Let states tax Internet sales
Internet retail operations have gained an edge on their brick-and-mortar counterparts by their easy availability and smaller overhead. But there is one area where they have an unfair advantage, and that is in sales taxes. There's no question that those shopping at local stores will be paying sales taxes. Not so, with Internet purchases.
The Senate has passed a bill to enable states to uniformly collect sales taxes on Internet purchases, though giving small retailers an exemption. The need for House action on the bill became more evident last week, as the U.S. Supreme Court effectively voided its 20-year-old ruling that states could only collect sales taxes on retailers with a physical presence in the state.
The Court declined to hear a challenge by major Internet retailers Amazon and Overstock to New York state's 2008 law requiring out-of-state Internet vendors to collect sales tax on purchases by New York residents.

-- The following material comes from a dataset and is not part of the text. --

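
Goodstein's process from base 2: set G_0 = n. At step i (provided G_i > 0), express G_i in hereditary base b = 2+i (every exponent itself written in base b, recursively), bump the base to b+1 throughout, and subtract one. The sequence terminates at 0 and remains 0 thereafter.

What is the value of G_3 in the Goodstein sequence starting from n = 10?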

That means that other states can follow New York's lead, creating a far-from-uniform approach to this issue. States rightly see the online tax break as a revenue loser as well as a disadvantage for local retailers competing with big nationwide firms.
But companies like Amazon see a potential nightmare in trying to comply with many different state and local tax ordinances.
The Senate bill, the Marketplace Fairness Act, would set uniform standards for out-of-state retailers to collect the relevant sales taxes. It's an equitable solution that needs to be broadly applied.